O empresário Fernando Oliveira Lima, conhecido por ser um dos principais operadores do Jogo do Tigrinho no Brasil, afirmou que o ministro Kássio Nunes Marques, do Supremo Tribunal Federal (STF), é seu “parceiro de buchada”. Foi sua forma de se referir ao magistrado durante depoimento na CPI das Bets, nesta terça-feira (26).

“O Kássio é um amigo meu de mais de 10 anos, lá do Piauí, de comer panelada, buchada de bode e galinha caipira. É só relação de amizade mesmo. Eu nem conheço ele como Nunes Marques, é só como Kássio mesmo”, disse Fernando, em resposta a uma pergunta do senador Alessandro Vieira, do MDB de Sergipe.

“Temos um milionário e um ministro do Supremo nas mesma buchada. Que alegria..”, disse o senador, em tom irônico à resposta.

Fernando respondia a uma pergunta de Vieira sobre a carona que deu a Kássio em seu jatinho até à Grécia, para participar da festa de aniversário do cantor Gusttavo Lima em um iate ancorado na ilha de Mykonos, em setembro.

Vieira fez a pergunta porque o cantor é investigado por envolvimento com casas de apostas ilegais.

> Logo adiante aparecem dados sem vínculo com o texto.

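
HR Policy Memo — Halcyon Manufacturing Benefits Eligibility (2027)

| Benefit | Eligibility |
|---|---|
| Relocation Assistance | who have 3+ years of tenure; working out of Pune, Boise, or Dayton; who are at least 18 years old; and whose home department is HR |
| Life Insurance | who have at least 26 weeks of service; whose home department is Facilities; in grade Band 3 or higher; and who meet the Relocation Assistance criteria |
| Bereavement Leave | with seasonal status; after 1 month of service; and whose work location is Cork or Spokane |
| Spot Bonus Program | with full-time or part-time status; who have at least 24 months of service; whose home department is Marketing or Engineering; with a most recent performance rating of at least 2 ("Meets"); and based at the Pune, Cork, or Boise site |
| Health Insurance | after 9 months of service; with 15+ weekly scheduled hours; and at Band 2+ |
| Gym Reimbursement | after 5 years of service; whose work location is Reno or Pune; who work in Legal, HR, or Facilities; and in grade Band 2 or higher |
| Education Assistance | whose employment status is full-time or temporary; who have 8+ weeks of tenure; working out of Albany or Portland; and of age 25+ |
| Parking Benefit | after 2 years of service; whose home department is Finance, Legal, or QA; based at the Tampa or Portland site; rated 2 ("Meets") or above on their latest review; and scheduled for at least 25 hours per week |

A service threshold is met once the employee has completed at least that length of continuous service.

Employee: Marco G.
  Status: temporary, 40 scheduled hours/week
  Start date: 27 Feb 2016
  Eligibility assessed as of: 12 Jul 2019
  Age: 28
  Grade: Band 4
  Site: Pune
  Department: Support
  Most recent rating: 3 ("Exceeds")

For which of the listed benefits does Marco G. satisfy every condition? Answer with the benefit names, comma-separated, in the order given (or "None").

Health Insurance

Service from 27 Feb 2016 to 12 Jul 2019: 1231 days.
Relocation Assistance — service 1231 days ≥ 3 years (≈1095 days) ✓; site Pune ✓; age 28 ≥ 18 ✓; dept Support ✗ → not eligible.
Life Insurance — service 1231 days ≥ 26 weeks (≈182 days) ✓; dept Support ✗ → not eligible.
Bereavement Leave — status temporary ✗ (requires seasonal) → not eligible.
Spot Bonus Program — status temporary ✗ (requires full-time or part-time) → not eligible.
Health Insurance — service 1231 days ≥ 9 months (≈270 days) ✓; 40 hrs/wk ≥ 15 ✓; grade Band 4 ≥ Band 2 ✓ → eligible.
Gym Reimbursement — service 1231 days < 5 years (≈1825 days) ✗ → not eligible.
Education Assistance — status temporary ✓; service 1231 days ≥ 8 weeks (≈56 days) ✓; site Pune ✗ (not Albany or Portland) → not eligible.
Parking Benefit — service 1231 days ≥ 2 years (≈730 days) ✓; dept Support ✗ → not eligible.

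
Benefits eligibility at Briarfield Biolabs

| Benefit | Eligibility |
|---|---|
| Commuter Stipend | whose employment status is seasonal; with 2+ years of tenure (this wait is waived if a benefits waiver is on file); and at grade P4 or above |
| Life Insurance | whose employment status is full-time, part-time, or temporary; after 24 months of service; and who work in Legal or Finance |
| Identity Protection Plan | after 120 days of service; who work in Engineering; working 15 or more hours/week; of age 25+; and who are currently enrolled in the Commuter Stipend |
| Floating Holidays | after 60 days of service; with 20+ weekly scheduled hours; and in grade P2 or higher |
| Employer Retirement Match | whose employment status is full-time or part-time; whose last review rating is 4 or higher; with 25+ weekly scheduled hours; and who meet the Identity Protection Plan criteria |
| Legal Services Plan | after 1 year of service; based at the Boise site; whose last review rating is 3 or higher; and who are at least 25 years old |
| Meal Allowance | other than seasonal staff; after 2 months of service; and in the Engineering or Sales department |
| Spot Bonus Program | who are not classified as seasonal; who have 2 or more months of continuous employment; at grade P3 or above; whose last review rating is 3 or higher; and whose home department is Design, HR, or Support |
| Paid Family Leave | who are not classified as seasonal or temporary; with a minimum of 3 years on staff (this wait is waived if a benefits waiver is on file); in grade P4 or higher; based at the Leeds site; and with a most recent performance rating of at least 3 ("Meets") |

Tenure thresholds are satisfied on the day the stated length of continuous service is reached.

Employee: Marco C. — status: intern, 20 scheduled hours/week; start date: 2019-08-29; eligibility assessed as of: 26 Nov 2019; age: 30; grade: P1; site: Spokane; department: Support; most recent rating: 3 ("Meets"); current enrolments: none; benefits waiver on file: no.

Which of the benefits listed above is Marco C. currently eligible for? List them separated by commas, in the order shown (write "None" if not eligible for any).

Service from 2019-08-29 to 26 Nov 2019: 89 days.
Commuter Stipend — status intern ✗ (requires seasonal) → not eligible.
Life Insurance — status intern ✗ (requires full-time, part-time, or temporary) → not eligible.
Identity Protection Plan — service 89 days < 120 days ✗ → not eligible.
Floating Holidays — service 89 days ≥ 60 days ✓; 20 hrs/wk ≥ 20 ✓; grade P1 < P2 ✗ → not eligible.
Employer Retirement Match — status intern ✗ (requires full-time or part-time) → not eligible.
Legal Services Plan — service 89 days < 1 year (≈365 days) ✗ → not eligible.
Meal Allowance — status intern ✓ (not excluded); service 89 days ≥ 2 months (≈60 days) ✓; dept Support ✗ → not eligible.
Spot Bonus Program — status intern ✓ (not excluded); service 89 days ≥ 2 months (≈60 days) ✓; grade P1 < P3 ✗ → not eligible.
Paid Family Leave — status intern ✓ (not excluded); no waiver, service 89 days < 3 years (≈1095 days) ✗ → not eligible.

None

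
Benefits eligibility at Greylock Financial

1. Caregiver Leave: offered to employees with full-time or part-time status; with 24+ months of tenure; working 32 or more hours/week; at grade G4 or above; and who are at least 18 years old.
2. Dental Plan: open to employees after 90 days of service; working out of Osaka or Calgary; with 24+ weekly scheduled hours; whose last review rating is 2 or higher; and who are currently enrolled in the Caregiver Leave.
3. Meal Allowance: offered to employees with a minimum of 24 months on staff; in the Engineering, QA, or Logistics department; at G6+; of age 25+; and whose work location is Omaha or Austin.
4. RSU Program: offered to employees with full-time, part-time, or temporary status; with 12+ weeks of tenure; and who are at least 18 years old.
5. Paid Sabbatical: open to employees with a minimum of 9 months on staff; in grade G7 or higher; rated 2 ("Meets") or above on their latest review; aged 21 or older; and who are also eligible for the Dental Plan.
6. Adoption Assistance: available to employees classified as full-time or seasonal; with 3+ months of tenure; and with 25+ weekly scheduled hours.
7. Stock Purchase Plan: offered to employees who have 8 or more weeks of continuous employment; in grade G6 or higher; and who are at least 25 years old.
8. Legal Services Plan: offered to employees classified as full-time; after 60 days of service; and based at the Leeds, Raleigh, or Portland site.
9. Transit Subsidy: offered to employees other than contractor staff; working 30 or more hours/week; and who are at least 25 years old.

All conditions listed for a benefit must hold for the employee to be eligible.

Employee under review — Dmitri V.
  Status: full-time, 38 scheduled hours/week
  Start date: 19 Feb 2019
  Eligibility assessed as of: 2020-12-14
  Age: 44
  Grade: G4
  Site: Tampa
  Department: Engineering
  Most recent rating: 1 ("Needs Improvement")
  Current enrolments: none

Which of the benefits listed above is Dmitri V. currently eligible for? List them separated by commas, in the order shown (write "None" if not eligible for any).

RSU Program, Adoption Assistance, Transit Subsidy

Service from 19 Feb 2019 to 2020-12-14: 664 days.
Caregiver Leave — status full-time ✓; service 664 days < 24 months (≈720 days) ✗ → not eligible.
Dental Plan — service 664 days ≥ 90 days ✓; site Tampa ✗ (not Osaka or Calgary) → not eligible.
Meal Allowance — service 664 days < 24 months (≈720 days) ✗ → not eligible.
RSU Program — status full-time ✓; service 664 days ≥ 12 weeks (≈84 days) ✓; age 44 ≥ 18 ✓ → eligible.
Paid Sabbatical — service 664 days ≥ 9 months (≈270 days) ✓; grade G4 < G7 ✗ → not eligible.
Adoption Assistance — status full-time ✓; service 664 days ≥ 3 months (≈90 days) ✓; 38 hrs/wk ≥ 25 ✓ → eligible.
Stock Purchase Plan — service 664 days ≥ 8 weeks (≈56 days) ✓; grade G4 < G6 ✗ → not eligible.
Legal Services Plan — status full-time ✓; service 664 days ≥ 60 days ✓; site Tampa ✗ (not Leeds, Raleigh, or Portland) → not eligible.
Transit Subsidy — status full-time ✓ (not excluded); 38 hrs/wk ≥ 30 ✓; age 44 ≥ 25 ✓ → eligible.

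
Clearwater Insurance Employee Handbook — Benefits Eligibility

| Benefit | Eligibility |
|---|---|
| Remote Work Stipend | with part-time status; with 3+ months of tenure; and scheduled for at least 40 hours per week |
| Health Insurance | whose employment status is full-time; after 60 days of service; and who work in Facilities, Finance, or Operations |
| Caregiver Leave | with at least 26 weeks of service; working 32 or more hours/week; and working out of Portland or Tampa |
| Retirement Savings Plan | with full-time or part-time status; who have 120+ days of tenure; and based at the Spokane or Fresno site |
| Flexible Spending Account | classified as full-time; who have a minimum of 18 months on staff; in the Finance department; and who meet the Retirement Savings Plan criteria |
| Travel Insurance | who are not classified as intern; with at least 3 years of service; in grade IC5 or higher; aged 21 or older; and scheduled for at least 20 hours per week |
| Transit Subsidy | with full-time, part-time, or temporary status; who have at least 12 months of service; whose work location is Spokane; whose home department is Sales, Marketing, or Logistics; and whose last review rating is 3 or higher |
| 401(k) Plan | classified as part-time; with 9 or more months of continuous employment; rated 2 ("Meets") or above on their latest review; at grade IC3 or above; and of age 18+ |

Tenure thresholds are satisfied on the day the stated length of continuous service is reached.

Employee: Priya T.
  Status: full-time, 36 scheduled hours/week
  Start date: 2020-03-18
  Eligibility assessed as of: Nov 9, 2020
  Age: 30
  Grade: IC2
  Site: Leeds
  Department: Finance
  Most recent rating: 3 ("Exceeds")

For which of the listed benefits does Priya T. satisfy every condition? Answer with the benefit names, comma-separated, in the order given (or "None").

Service from 2020-03-18 to Nov 9, 2020: 236 days.
Remote Work Stipend — status full-time ✗ (requires part-time) → not eligible.
Health Insurance — status full-time ✓; service 236 days ≥ 60 days ✓; dept Finance ✓ → eligible.
Caregiver Leave — service 236 days ≥ 26 weeks (≈182 days) ✓; 36 hrs/wk ≥ 32 ✓; site Leeds ✗ (not Portland or Tampa) → not eligible.
Retirement Savings Plan — status full-time ✓; service 236 days ≥ 120 days ✓; site Leeds ✗ (not Spokane or Fresno) → not eligible.
Flexible Spending Account — status full-time ✓; service 236 days < 18 months (≈540 days) ✗ → not eligible.
Travel Insurance — status full-time ✓ (not excluded); service 236 days < 3 years (≈1095 days) ✗ → not eligible.
Transit Subsidy — status full-time ✓; service 236 days < 12 months (≈360 days) ✗ → not eligible.
401(k) Plan — status full-time ✗ (requires part-time) → not eligible.

Health Insurance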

De acordo com Fernando, a viagem de Brasília a Atenas foi feita sem escalas. A versão do empresário contradiz a do ministro: Kassio afirmou na ocasião que estava na Itália, em um evento acadêmico, quando aceitou o convite. Fernando disse não saber o custo da viagem e negou ter dado outras caronas ao ministro.

Fernando Oliveira Lima é dono da One Internet Group e é considerado um dos homens mais ricos do Piauí, estado natal do ministro. Foi à CPI por ser um operador e divulgador do “jogo do tigrinho” nas redes sociais e por meio de celebridades como Gusttavo Lima.

Ele diz operar uma versão legal do “jogo do tigrinho”, o mais popular dos jogos de apostas. O senador Alessandro Vieira (MDB-SE) se irritou com as evasivas de Fernando nas perguntas mais diretas sobre os negócios.

Na sessão desta terça-feira, os senadores aprovaram uma série de convocações e convites – entre eles, está Gusttavo Lima. Os parlamentares também aprovaram o pedido de um Relatório de Inteligência Financeira (RIF), para apurar as movimentações de dinheiro do cantor.